Imagine that you're on an X terminal at work.  You have clients
connected to your terminal from 47 different servers that you
administer.  Maybe you have firefox open from a workstation you
administer at customer A who is having firewall issues and you're
trying to get a sense of what things look like from inside.  Perhaps
you have a mail client open on customer B's server.  You punch in your
password for customer B so that the mail client can retrieve your mail
there, and now the trojaned firefox at customer A has your password
credentials for customer B.  So, you have things like the feature in
xterm which captures all keyboard input so that you can enter a
password securely, but it probably breaks things like copy/paste and
you have to toggle it on/off since while it is on no other window on
your server can listen to the keyboard.

This wasn't really how X11 ended up being used, but back in the day it
was how it was designed to work.  Well, except for the part where X11
is crippled when you have more than a few milliseconds in latency, so
nobody runs clients on remote servers.  But, you still get all the
baggage.

I'm not familiar with the internals of pinentry, but this probably why
you're frustrated with it.

In any case, I suspect that gpg-agent is actually serving passwords to
openssh, so the file you want is ~/.gnupg/gpg-agent.conf - it probably
contains the line pinentry-program /usr/bin/pinentry.  If you trust
all your X clients you can set the option no-grab in the file which
will probably allow copy/paste/etc to work with the entry window.

Rich



Re: [gentoo-user] How does ssh know to use pinentry?
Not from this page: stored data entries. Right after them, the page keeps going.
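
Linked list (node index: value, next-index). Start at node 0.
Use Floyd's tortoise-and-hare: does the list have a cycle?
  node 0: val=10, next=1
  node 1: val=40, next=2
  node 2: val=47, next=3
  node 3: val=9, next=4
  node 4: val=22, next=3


Floyd's tortoise (slow, +1) and hare (fast, +2):
  init: slow=0, fast=0
  step 1: slow=1, fast=2
  step 2: slow=2, fast=4
  step 3: slow=3, fast=4
  step 4: slow=4, fast=4
  slow == fast at node 4: cycle detected

Cycle: yes


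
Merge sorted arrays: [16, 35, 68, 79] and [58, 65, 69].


Take 16 from A
Take 35 from A
Take 58 from B
Take 65 from B
Take 68 from A
Take 69 from B

Merged: [16, 35, 58, 65, 68, 69, 79]


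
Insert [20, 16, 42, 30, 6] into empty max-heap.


Insert 20: [20]
Insert 16: [20, 16]
Insert 42: [42, 16, 20]
Insert 30: [42, 30, 20, 16]
Insert 6: [42, 30, 20, 16, 6]

Final heap: [42, 30, 20, 16, 6]


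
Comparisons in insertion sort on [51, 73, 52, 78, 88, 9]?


Algorithm: insertion sort
Input: [51, 73, 52, 78, 88, 9]
Sorted: [9, 51, 52, 73, 78, 88]

10


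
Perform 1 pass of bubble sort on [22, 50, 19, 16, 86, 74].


Initial: [22, 50, 19, 16, 86, 74]
Pass 1: [22, 19, 16, 50, 74, 86] (3 swaps)

After 1 pass: [22, 19, 16, 50, 74, 86]


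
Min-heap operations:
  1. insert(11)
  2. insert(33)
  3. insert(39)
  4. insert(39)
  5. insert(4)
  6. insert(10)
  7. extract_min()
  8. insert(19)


insert(11) -> [11]
insert(33) -> [11, 33]
insert(39) -> [11, 33, 39]
insert(39) -> [11, 33, 39, 39]
insert(4) -> [4, 11, 39, 39, 33]
insert(10) -> [4, 11, 10, 39, 33, 39]
extract_min()->4, [10, 11, 39, 39, 33]
insert(19) -> [10, 11, 19, 39, 33, 39]

Final heap: [10, 11, 19, 39, 33, 39]


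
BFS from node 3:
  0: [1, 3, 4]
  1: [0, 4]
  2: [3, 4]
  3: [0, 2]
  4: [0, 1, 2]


Visit 3, enqueue [0, 2]
Visit 0, enqueue [1, 4]
Visit 2, enqueue []
Visit 1, enqueue []
Visit 4, enqueue []

BFS order: [3, 0, 2, 1, 4]


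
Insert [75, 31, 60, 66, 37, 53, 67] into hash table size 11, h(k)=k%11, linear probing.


Insert 75: h=9 -> slot 9
Insert 31: h=9, 1 probes -> slot 10
Insert 60: h=5 -> slot 5
Insert 66: h=0 -> slot 0
Insert 37: h=4 -> slot 4
Insert 53: h=9, 3 probes -> slot 1
Insert 67: h=1, 1 probes -> slot 2

Table: [66, 53, 67, None, 37, 60, None, None, None, 75, 31]


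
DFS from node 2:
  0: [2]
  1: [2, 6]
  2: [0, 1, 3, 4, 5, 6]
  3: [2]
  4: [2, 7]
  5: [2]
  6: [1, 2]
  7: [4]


Visit 2, push [6, 5, 4, 3, 1, 0]
Visit 0, push []
Visit 1, push [6]
Visit 6, push []
Visit 3, push []
Visit 4, push [7]
Visit 7, push []
Visit 5, push []

DFS order: [2, 0, 1, 6, 3, 4, 7, 5]


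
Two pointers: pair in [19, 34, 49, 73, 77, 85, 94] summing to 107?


lo=0(19)+hi=6(94)=113
lo=0(19)+hi=5(85)=104
lo=1(34)+hi=5(85)=119
lo=1(34)+hi=4(77)=111
lo=1(34)+hi=3(73)=107

Yes: 34+73=107


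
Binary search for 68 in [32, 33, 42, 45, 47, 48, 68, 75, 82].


Step 1: lo=0, hi=8, mid=4, val=47
Step 2: lo=5, hi=8, mid=6, val=68

Found at index 6


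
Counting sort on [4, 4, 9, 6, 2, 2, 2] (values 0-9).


Input: [4, 4, 9, 6, 2, 2, 2]
Counts: [0, 0, 3, 0, 2, 0, 1, 0, 0, 1]

Sorted: [2, 2, 2, 4, 4, 6, 9]


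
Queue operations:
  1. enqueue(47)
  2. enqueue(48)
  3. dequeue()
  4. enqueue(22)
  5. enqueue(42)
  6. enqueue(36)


enqueue(47) -> [47]
enqueue(48) -> [47, 48]
dequeue()->47, [48]
enqueue(22) -> [48, 22]
enqueue(42) -> [48, 22, 42]
enqueue(36) -> [48, 22, 42, 36]

Final queue: [48, 22, 42, 36]


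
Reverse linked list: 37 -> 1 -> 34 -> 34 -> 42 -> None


Step 1: curr=37, set curr.next=prev(None) | reversed so far: 37
Step 2: curr=1, set curr.next=prev(37) | reversed so far: 1 -> 37
Step 3: curr=34, set curr.next=prev(1) | reversed so far: 34 -> 1 -> 37
Step 4: curr=34, set curr.next=prev(34) | reversed so far: 34 -> 34 -> 1 -> 37
Step 5: curr=42, set curr.next=prev(34) | reversed so far: 42 -> 34 -> 34 -> 1 -> 37

42 -> 34 -> 34 -> 1 -> 37 -> None


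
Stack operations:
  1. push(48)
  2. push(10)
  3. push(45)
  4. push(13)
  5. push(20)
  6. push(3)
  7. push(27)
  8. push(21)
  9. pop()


push(48) -> [48]
push(10) -> [48, 10]
push(45) -> [48, 10, 45]
push(13) -> [48, 10, 45, 13]
push(20) -> [48, 10, 45, 13, 20]
push(3) -> [48, 10, 45, 13, 20, 3]
push(27) -> [48, 10, 45, 13, 20, 3, 27]
push(21) -> [48, 10, 45, 13, 20, 3, 27, 21]
pop()->21, [48, 10, 45, 13, 20, 3, 27]

Final stack: [48, 10, 45, 13, 20, 3, 27]


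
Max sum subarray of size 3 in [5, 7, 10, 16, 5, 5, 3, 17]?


[0:3]: 22
[1:4]: 33
[2:5]: 31
[3:6]: 26
[4:7]: 13
[5:8]: 25

Max: 33 at [1:4]


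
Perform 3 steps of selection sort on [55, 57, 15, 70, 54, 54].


Initial: [55, 57, 15, 70, 54, 54]
Step 1: min=15 at 2
  Swap: [15, 57, 55, 70, 54, 54]
Step 2: min=54 at 4
  Swap: [15, 54, 55, 70, 57, 54]
Step 3: min=54 at 5
  Swap: [15, 54, 54, 70, 57, 55]

After 3 steps: [15, 54, 54, 70, 57, 55]


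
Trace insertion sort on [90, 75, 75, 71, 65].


Initial: [90, 75, 75, 71, 65]
Insert 75: [75, 90, 75, 71, 65]
Insert 75: [75, 75, 90, 71, 65]
Insert 71: [71, 75, 75, 90, 65]
Insert 65: [65, 71, 75, 75, 90]

Sorted: [65, 71, 75, 75, 90]


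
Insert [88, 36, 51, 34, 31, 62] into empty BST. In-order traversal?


Insert 88: root
Insert 36: L from 88
Insert 51: L from 88 -> R from 36
Insert 34: L from 88 -> L from 36
Insert 31: L from 88 -> L from 36 -> L from 34
Insert 62: L from 88 -> R from 36 -> R from 51

In-order: [31, 34, 36, 51, 62, 88]


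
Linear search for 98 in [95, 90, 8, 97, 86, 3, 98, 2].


i=0: 95!=98
i=1: 90!=98
i=2: 8!=98
i=3: 97!=98
i=4: 86!=98
i=5: 3!=98
i=6: 98==98 found!

Found at 6, 7 comps


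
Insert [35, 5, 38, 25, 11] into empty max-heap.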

2014-07-05 Thread Chris Stankevitz
On Sat, Jul 5, 2014 at 7:57 PM, Rich Freeman ri...@gentoo.org wrote:
 In any case, I suspect that gpg-agent is actually serving passwords to
 openssh, so the file you want is ~/.gnupg/gpg-agent.conf - it probably
 contains the line pinentry-program /usr/bin/pinentry.  If you trust
 all your X clients you can set the option no-grab in the file which
 will probably allow copy/paste/etc to work with the entry window.

Rich,

Thank you, I will give that a shot.  FYI I discovered:

declare -x GPG_AGENT_INFO=/tmp/gpg-2uVMfE/S.gpg-agent:26095:1

When I unset this env variable, ssh stopped trying to use pinentry to
acquire my passphrase.  However, I still do not understand how that
variable got set or how/why ssh behaves differently when it is set.